The Rules of Magic by Alice Hoffman – Main character has a familiar (not a pet!) that is a crow. I am so jealous of her… another great Hoffman book full of dreamy, magical enchantment. It takes place in the 60’s and is a companion piece to Practical Magic.

My Absolute Darling by Gabriel Tallent – A story of survival in a shitty world. The cruelty of family members, nature, the world at large. Be prepared for horrible abuse scenes like last year’s A Little Life.

Stay With Me by Ayobami Adebayo – Utterly depressing book by a Nigerian writer about infertility and desperately needing/wanting baby. Extreme measures with repercussions.

Improvement by Joan Silber – Little linked stories about one decision affecting multiple people. Short, good read.

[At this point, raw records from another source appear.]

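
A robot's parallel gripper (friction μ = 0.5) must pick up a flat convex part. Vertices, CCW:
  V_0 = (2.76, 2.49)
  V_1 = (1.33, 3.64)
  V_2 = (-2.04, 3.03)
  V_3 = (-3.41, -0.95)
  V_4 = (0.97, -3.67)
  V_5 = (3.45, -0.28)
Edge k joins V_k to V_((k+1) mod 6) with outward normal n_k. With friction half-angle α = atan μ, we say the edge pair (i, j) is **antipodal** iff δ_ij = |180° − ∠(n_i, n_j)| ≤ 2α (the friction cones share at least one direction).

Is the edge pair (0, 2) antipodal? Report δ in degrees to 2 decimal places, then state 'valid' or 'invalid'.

δ = 70.19°, invalid

α = atan 0.5 = 26.57°;  2α = 53.13°
edge 0: e_0 = (-1.43, +1.15);  n_0 = (+0.6267, +0.7793)
edge 2: e_2 = (-1.37, -3.98);  n_2 = (-0.9455, +0.3255)
∠(n_0, n_2) = 109.81°
δ = |180° − 109.81°| = 70.19°
70.19° > 2α = 53.13°  →  invalid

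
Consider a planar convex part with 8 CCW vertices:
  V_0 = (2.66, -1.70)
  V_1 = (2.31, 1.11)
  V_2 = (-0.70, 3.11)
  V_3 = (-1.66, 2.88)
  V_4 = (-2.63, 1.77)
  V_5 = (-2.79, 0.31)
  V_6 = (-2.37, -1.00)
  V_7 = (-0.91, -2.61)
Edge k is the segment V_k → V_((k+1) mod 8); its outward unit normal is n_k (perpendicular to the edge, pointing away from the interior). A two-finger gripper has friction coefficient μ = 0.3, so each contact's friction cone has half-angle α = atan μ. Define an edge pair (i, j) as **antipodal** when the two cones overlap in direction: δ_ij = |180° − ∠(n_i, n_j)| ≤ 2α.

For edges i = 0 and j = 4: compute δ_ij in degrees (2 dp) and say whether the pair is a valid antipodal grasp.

α = atan 0.3 = 16.70°;  2α = 33.40°
edge 0: e_0 = (-0.35, +2.81);  n_0 = (+0.9923, +0.1236)
edge 4: e_4 = (-0.16, -1.46);  n_4 = (-0.9940, +0.1089)
∠(n_0, n_4) = 166.65°
δ = |180° − 166.65°| = 13.35°
13.35° ≤ 2α = 33.40°  →  valid

δ = 13.35°, valid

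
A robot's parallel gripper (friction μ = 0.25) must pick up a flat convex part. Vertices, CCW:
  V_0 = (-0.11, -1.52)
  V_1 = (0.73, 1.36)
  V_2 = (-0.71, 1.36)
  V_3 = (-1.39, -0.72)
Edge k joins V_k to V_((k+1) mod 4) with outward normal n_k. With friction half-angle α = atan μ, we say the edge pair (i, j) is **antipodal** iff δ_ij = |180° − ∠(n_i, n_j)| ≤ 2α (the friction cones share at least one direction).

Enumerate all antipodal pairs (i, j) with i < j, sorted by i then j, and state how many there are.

α = atan 0.25 = 14.04°;  2α = 28.07°
n_0 = (+0.9600, -0.2800)
n_1 = (+0.0000, +1.0000)
n_2 = (-0.9505, +0.3107)
n_3 = (-0.5300, -0.8480)
  (0,1): δ = 73.74°  ·
  (0,2): δ = 1.84°  ✓
  (0,3): δ = 74.25°  ·
  (1,2): δ = 108.10°  ·
  (1,3): δ = 32.01°  ·
  (2,3): δ = 103.90°  ·
antipodal pairs: 1

count = 1; pairs: (0,2)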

Future Home of the Living God by Louise Erdrich – this is a frustrating, dystopian book with really good parts. Somehow it feels very real even with the lack of all the details and the unknown parts of the story. Loved this: “Some men smell right and others don’t. You know what I mean if you are a woman who breathes in the fragrance of the stem end of a melon to choose it or if the odor of mock orange or lilac transfixes or if you pass a piece of woody earth and know from a gulp of air that the soft, wet, fleshy foot of a mushroom has thrust from the earth somewhere close. Men smell good in all different ways. Salty vanilla. Hot dirt. New grass. Bitter lead…” and also loved this: “I can’t bear it – crackers and cheese! It reminds me of all the wonderful, normal times that I have eaten crackers and cheese with my parents or friends. So many times in my past life and I’ve never appreciated how comforting and convivial those times were.”

Also this discussion between Atwood & Erdich where they bring up the 2000 election…which was determined by a handful of votes like the current one. Imagine if Gore had been elected and climate change was addressed, the strides that could have been made over last 16 years. The world would look completely different.

I Used to Insist I Didn’t Get Angry. Not Anymore. by Leslie Jamison – Article in the NY Times. I identify, do you?

Look and See – Netflix documentary on Wendell Berry, farming and the Kentucky county where he has lived most of his life. It floored me. How are we humans going to fix the problems we’ve made?